The rest of the herbs in the shop are used as traditional remedies. Inyangas and sangomas are some of Naidoo’s regular customers. They may be in need of python fat for their own mixtures, a bone, or a bit of skin from a particular animal, to help a client chase away evil spirits. These are not eaten, he hastens to add. The users burn the skin and bones and inhale the smoke. Sometimes they eat the ashes, “because no poison is left”.

“You cannot condemn custom,” says Naidoo, who has also studied anthropology and spent time travelling in East Africa and India studying healing traditions. “Every nation in the world has customs and traditions and it’s important to respect them.”

He says he gets the animals through the zoos and other places where permits are issued. “I don’t encourage poaching, chopping of trees or the digging of roots, because I have to play an important part in nature conservation. Some of these animals have been in the shop for 50 years.” He is a taxidermist, too.

As for people who deal in human parts for muti, Naidoo is scathing. “Those are quacks, not real inyangas! In all the time I have been here no one has ever come into the shop to ask for human parts.”

Naidoo is very clear that he is providing a valuable service, and scoffs at people who look down at his business.

Maybe critics wouldn’t be so uppity if they knew just how lucrative the business is. He owns the building in which the store is located. Naidoo and his wife employ five assistants, all of whom have worked in the shop for 15 years or more. He says they are the best-paid shop assistants in the whole area. He has seven other muti stores located in the city, the East Rand and Durban.

“All my shops have black managers. I practised affirmative action long before it became fashionable.”

Naidoo also owns a racehorse farm: “I was the first non-white racehorse owner in the country.”

He has so many business interests his two sons – one qualified as an attorney, the other as a veterinarian – and two daughters, who have computer qualifications, all work in their father’s businesses.

While diabetes has kept him away from the shop for the last six months – he lost the sight in one eye – it has not stopped his dedicated clients from seeking him out for consultations.
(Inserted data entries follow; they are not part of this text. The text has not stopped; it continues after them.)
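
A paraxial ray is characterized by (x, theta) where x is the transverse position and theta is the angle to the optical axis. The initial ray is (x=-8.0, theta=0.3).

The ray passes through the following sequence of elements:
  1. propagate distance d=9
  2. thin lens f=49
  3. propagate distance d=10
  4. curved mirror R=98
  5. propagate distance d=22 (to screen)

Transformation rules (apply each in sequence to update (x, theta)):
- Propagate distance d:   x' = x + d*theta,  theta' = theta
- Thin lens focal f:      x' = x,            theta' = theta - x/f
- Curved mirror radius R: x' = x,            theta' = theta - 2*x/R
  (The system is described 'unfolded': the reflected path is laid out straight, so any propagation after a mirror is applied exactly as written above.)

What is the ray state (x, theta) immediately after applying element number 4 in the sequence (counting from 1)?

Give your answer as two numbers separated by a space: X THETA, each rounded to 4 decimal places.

Answer: -1.2184 0.4330

Derivation:
Initial: x=-8.0000 theta=0.3000
After 1 (propagate distance d=9): x=-5.3000 theta=0.3000
After 2 (thin lens f=49): x=-5.3000 theta=20/49 (≈0.4082)
After 3 (propagate distance d=10): x=-597/490 (≈-1.2184) theta=20/49 (≈0.4082)
After 4 (curved mirror R=98): x=-597/490 (≈-1.2184) theta=10397/24010 (≈0.4330)
Rounded to 4 decimal places: x = -1.2184, theta = 0.4330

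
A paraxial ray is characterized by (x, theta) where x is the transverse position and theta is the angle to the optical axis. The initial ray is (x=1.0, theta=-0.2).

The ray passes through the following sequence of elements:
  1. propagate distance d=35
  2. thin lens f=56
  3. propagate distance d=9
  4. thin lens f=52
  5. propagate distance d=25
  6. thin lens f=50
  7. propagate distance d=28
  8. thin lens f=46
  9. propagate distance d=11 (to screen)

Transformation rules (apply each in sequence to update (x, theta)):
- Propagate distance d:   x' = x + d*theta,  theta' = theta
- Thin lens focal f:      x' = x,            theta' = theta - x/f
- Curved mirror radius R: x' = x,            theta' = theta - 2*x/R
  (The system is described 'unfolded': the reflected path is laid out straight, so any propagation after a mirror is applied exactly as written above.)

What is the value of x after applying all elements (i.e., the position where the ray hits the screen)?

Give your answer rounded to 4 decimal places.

Initial: x=1.0000 theta=-0.2000
After 1 (propagate distance d=35): x=-6.0000 theta=-0.2000
After 2 (thin lens f=56): x=-6.0000 theta=-13/140 (≈-0.0929)
After 3 (propagate distance d=9): x=-957/140 (≈-6.8357) theta=-13/140 (≈-0.0929)
After 4 (thin lens f=52): x=-957/140 (≈-6.8357) theta=281/7280 (≈0.0386)
After 5 (propagate distance d=25): x=-42739/7280 (≈-5.8707) theta=281/7280 (≈0.0386)
After 6 (thin lens f=50): x=-42739/7280 (≈-5.8707) theta=56789/364000 (≈0.1560)
After 7 (propagate distance d=28): x=-21033/14000 (≈-1.5024) theta=56789/364000 (≈0.1560)
After 8 (thin lens f=46): x=-21033/14000 (≈-1.5024) theta=197447/1046500 (≈0.1887)
After 9 (propagate distance d=11 (to screen)): x=2398801/4186000 (≈0.5731) theta=197447/1046500 (≈0.1887)
Rounded to 4 decimal places: x = 0.5731

Answer: 0.5731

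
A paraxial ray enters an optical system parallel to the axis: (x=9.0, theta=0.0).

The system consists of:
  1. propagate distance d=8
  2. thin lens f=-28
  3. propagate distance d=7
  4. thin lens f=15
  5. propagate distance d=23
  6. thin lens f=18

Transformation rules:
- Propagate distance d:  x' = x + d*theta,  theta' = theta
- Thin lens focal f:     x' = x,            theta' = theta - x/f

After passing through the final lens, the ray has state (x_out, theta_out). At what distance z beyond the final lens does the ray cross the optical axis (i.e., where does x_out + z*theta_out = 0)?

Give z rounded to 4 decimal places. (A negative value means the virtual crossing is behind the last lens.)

Initial: x=9.0000 theta=0.0000
After 1 (propagate distance d=8): x=9.0000 theta=0.0000
After 2 (thin lens f=-28): x=9.0000 theta=9/28 (≈0.3214)
After 3 (propagate distance d=7): x=11.2500 theta=9/28 (≈0.3214)
After 4 (thin lens f=15): x=11.2500 theta=-3/7 (≈-0.4286)
After 5 (propagate distance d=23): x=39/28 (≈1.3929) theta=-3/7 (≈-0.4286)
After 6 (thin lens f=18): x=39/28 (≈1.3929) theta=-85/168 (≈-0.5060)
z_focus = -x_out/theta_out = -(39/28)/(-85/168) = 234/85 ≈ 2.7529
Rounded to 4 decimal places: z = 2.7529

Answer: 2.7529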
“You would be surprised who comes for help with love, luck or to protect their homes,” he says. “I get lots of whites, farmers, Jews, professionals, everyone. All people want the same things.”

While he nurses his weak health at home, his wife, who in 35 years of marriage has come to know every root, looks after the shop, and welcomes the legions of foreign tourists who visit “the biggest herbal shop in the whole hemisphere”.

“I have a saying,” confides Naidoo, “that if you visit South Africa and don’t stop at 14A Diagonal Street, you have not seen anything.”